Comment se sont organisées les premières années ?
Au début, ça s’appelait le ‘’Billy Kids Tour’. L’autre partenaire avec BIC Sport, c’était la marque Bretonne Kanabeach qui nous avait fait la première affiche. Puis on est passé rapidement sur le nom BIC Kids One Design qui perdure depuis, avec le même format de circuit sur plusieurs épreuves à travers la Bretagne en conservant son esprit initial. Pour chaque étape, on s’appuie sur des responsables d’écoles du réseau ESB car les épreuves sont toujours co-organisées avec le staff local qui accueille l’événement.

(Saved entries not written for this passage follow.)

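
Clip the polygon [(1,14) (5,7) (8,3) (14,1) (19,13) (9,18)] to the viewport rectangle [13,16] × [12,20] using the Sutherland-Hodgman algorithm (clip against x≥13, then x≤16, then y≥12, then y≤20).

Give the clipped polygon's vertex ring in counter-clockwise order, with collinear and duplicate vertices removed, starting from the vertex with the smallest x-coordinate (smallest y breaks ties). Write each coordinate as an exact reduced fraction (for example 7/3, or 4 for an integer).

Clipped polygon: [(13,12) (16,12) (16,29/2) (13,16)]

1. After x ≥ 13: [(13,4/3) (14,1) (19,13) (13,16)]
2. After x ≤ 16: [(13,4/3) (14,1) (16,29/5) (16,29/2) (13,16)]
3. After y ≥ 12: [(13,12) (16,12) (16,29/2) (13,16)]
4. After y ≤ 20: [(13,12) (16,12) (16,29/2) (13,16)]
5. Canonical ring: [(13,12) (16,12) (16,29/2) (13,16)]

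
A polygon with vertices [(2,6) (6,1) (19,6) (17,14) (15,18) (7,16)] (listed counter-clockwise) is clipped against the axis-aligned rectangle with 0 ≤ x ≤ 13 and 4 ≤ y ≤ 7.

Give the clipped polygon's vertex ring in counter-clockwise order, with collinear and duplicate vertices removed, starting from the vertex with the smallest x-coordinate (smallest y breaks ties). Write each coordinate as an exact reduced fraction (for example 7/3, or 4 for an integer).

Clipped polygon: [(2,6) (18/5,4) (13,4) (13,7) (5/2,7)]

1. After x ≥ 0: [(2,6) (6,1) (19,6) (17,14) (15,18) (7,16)]
2. After x ≤ 13: [(2,6) (6,1) (13,48/13) (13,35/2) (7,16)]
3. After y ≥ 4: [(2,6) (18/5,4) (13,4) (13,35/2) (7,16)]
4. After y ≤ 7: [(5/2,7) (2,6) (18/5,4) (13,4) (13,7)]
5. Canonical ring: [(2,6) (18/5,4) (13,4) (13,7) (5/2,7)]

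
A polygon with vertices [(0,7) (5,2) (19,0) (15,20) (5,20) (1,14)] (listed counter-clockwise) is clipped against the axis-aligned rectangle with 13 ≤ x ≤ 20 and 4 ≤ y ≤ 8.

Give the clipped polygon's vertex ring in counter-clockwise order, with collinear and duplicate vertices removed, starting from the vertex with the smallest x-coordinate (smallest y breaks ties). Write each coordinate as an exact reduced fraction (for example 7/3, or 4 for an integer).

1. After x ≥ 13: [(13,6/7) (19,0) (15,20) (13,20)]
2. After x ≤ 20: [(13,6/7) (19,0) (15,20) (13,20)]
3. After y ≥ 4: [(13,4) (91/5,4) (15,20) (13,20)]
4. After y ≤ 8: [(13,8) (13,4) (91/5,4) (87/5,8)]
5. Canonical ring: [(13,4) (91/5,4) (87/5,8) (13,8)]

Clipped polygon: [(13,4) (91/5,4) (87/5,8) (13,8)]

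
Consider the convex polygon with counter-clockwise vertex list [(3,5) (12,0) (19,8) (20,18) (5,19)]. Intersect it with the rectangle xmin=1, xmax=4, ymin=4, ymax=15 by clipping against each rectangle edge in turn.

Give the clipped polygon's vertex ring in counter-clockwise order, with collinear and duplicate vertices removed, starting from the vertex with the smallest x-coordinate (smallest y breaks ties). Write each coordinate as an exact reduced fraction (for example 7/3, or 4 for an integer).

1. After x ≥ 1: [(3,5) (12,0) (19,8) (20,18) (5,19)]
2. After x ≤ 4: [(4,12) (3,5) (4,40/9)]
3. After y ≥ 4: [(4,12) (3,5) (4,40/9)]
4. After y ≤ 15: [(4,12) (3,5) (4,40/9)]
5. Canonical ring: [(3,5) (4,40/9) (4,12)]

Clipped polygon: [(3,5) (4,40/9) (4,12)]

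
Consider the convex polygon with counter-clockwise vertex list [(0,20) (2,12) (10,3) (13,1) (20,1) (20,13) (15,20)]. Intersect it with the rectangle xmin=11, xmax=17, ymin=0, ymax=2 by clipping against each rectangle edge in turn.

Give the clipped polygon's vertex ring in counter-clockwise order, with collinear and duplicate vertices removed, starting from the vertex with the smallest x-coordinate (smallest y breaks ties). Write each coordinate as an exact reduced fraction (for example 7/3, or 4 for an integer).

Clipped polygon: [(23/2,2) (13,1) (17,1) (17,2)]

1. After x ≥ 11: [(11,20) (11,7/3) (13,1) (20,1) (20,13) (15,20)]
2. After x ≤ 17: [(11,20) (11,7/3) (13,1) (17,1) (17,86/5) (15,20)]
3. After y ≥ 0: [(11,20) (11,7/3) (13,1) (17,1) (17,86/5) (15,20)]
4. After y ≤ 2: [(23/2,2) (13,1) (17,1) (17,2)]
5. Canonical ring: [(23/2,2) (13,1) (17,1) (17,2)]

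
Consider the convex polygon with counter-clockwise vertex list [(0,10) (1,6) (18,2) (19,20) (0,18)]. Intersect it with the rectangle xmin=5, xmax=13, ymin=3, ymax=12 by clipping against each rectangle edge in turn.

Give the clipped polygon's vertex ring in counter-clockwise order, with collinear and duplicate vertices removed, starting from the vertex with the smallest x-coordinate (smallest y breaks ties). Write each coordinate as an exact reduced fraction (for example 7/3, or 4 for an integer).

Clipped polygon: [(5,86/17) (13,54/17) (13,12) (5,12)]

1. After x ≥ 5: [(5,86/17) (18,2) (19,20) (5,352/19)]
2. After x ≤ 13: [(5,86/17) (13,54/17) (13,368/19) (5,352/19)]
3. After y ≥ 3: [(5,86/17) (13,54/17) (13,368/19) (5,352/19)]
4. After y ≤ 12: [(5,12) (5,86/17) (13,54/17) (13,12)]
5. Canonical ring: [(5,86/17) (13,54/17) (13,12) (5,12)]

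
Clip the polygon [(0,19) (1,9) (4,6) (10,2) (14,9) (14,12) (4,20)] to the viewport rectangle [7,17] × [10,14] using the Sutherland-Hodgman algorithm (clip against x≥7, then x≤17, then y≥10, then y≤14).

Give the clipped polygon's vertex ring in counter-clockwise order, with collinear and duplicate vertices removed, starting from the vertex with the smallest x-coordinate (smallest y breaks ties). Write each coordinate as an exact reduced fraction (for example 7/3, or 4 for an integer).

Clipped polygon: [(7,10) (14,10) (14,12) (23/2,14) (7,14)]

1. After x ≥ 7: [(7,4) (10,2) (14,9) (14,12) (7,88/5)]
2. After x ≤ 17: [(7,4) (10,2) (14,9) (14,12) (7,88/5)]
3. After y ≥ 10: [(7,10) (14,10) (14,12) (7,88/5)]
4. After y ≤ 14: [(7,14) (7,10) (14,10) (14,12) (23/2,14)]
5. Canonical ring: [(7,10) (14,10) (14,12) (23/2,14) (7,14)]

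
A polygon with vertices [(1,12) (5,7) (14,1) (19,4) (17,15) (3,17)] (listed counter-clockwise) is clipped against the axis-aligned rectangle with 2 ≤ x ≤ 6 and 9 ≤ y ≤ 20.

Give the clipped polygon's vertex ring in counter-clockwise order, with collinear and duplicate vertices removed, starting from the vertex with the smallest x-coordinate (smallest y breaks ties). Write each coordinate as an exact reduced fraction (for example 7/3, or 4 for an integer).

Clipped polygon: [(2,43/4) (17/5,9) (6,9) (6,116/7) (3,17) (2,29/2)]

1. After x ≥ 2: [(2,29/2) (2,43/4) (5,7) (14,1) (19,4) (17,15) (3,17)]
2. After x ≤ 6: [(2,29/2) (2,43/4) (5,7) (6,19/3) (6,116/7) (3,17)]
3. After y ≥ 9: [(2,29/2) (2,43/4) (17/5,9) (6,9) (6,116/7) (3,17)]
4. After y ≤ 20: [(2,29/2) (2,43/4) (17/5,9) (6,9) (6,116/7) (3,17)]
5. Canonical ring: [(2,43/4) (17/5,9) (6,9) (6,116/7) (3,17) (2,29/2)]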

Dans ce circuit, tu mets en avant le Longboard qui est ta discipline de prédilection. C’est une volonté de ta part ?
Oui, ça tombait sous le sens d’un point de vue personnel. On a en Bretagne un grand nombre de vagues qui sont très bien adaptées au longboard comme évidemment la Pointe de la Torche. Le Longboard est aujourd’hui une des spécificités de l’identité du surf Breton ces 15 dernières années. Nous avons remporté une dizaine de titres français et européens en Longboard Espoir et même la filière d’accès vers le haut niveau joue un rôle très important. Il y a certainement un lien de cause à effet dans les choix de formats du BIC Kids. Au-delà de l’aspect « résultats », ce circuit est un formidable outil de détection des talents émergents du surf breton car tous les participants ont l’opportunité de révéler leurs performances sur un longboard.

 

 

Qu’est ce qui te rend le plus fier aujourd’hui ?
En tant qu’organisateur, la meilleure des récompenses, c’est le sourire des gamins. La fraicheur de leurs réactions est tellement géniale ! Je suis content de voir qu’il règne depuis toujours un esprit très convivial sur ces compétitions avec beaucoup de camaraderie et de franche rigolade. C’est exactement ce qu’on appréciait nous même à l’époque, sur les compétitions de longboard de haut niveau et qui tend à se perdre sur beaucoup de compétitions aujourd’hui. Ce qui me rend fier et heureux, c’est de voir des jeunes surfeurs évoluer et grandir, de suivre leurs parcours divers autour du surf ou non. C’est aussi de me dire que ces moments ont impacté leur vie et que le surf a créé un fil rouge autour duquel ils ont construit leur existence. On est totalement dans la justesse de la transmission d’un certain nombre de valeurs et ça, ça me plait. En tant qu’éducateur sportif, je considère que j’ai un rôle d’accompagnateur vers le haut niveau mais je ne revendique absolument aucune ‘’propriété’’ par rapport aux performances qui reviennent naturellement aux sportifs. C’est la même chose pour les compétitions, le BIC Kids ne m’appartient pas. Il appartient au surf breton et aux gamins qui y participent, il faut bien se garder d’avoir la moindre mégalomanie sur ce sujet [rires].